Even though Porter seemed to be acting in good faith, they still agreed to comply and pay without contesting the decision. Moreover, the airline publicly admitted its fault and explained that it was mainly related to a change of technology for the sendout of some of its emails.
This penalty against Porter Airlines demonstrates how high the chances are of paying a fine, even if you are acting in good faith and believe you are compliant.
CRTC spokesperson Manon Bombardier was very clear about the risks:
“Some businesses are under the mistaken impression that they are compliant with the law by relying on general business practices or policies as proof of consent for the majority of the electronic addresses to which they send their commercial emails.

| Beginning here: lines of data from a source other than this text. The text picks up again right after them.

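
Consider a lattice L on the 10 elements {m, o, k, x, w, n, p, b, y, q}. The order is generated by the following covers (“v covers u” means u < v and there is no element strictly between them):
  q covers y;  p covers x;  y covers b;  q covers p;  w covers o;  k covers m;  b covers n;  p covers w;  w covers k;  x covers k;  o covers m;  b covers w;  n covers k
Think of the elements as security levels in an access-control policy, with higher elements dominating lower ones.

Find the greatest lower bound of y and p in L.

w

Common lower bounds of {y, p}: k, m, o, w.
The greatest among these is w.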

This is simply not the case.”
The CRTC identified many issues in Porter’s case but noted that it wasn’t at fault in all their sendouts. Only a limited number of emails were problematic. The issues were:
- General lack of information on how to stop receiving commercial messages
- Unclear unsubscribe mechanisms
- Lack of proper contact information
- Unsubscribe requests not fulfilled within the 10-day grace period
- Inability to provide proof of consent
The CRTC news release didn’t mention if these problems were limited to general emails, newsletter, transactional email of emails sent by individuals to Porter customers.
All in all, if Porter Airlines had followed the CRTC’s recommendations, when CASL came into effect, by conducting an audit of its procedures and implementing a clear compliance policy for its employees, it could have demonstrated due diligence, and avoided this hefty fine, despite the problems caused by its change of systems.
Regarding your own business, the time to act is now. At the very minimum, perform an audit. Followed by the implementation a compliance program that covers CASL’s 100+ rules and regulations.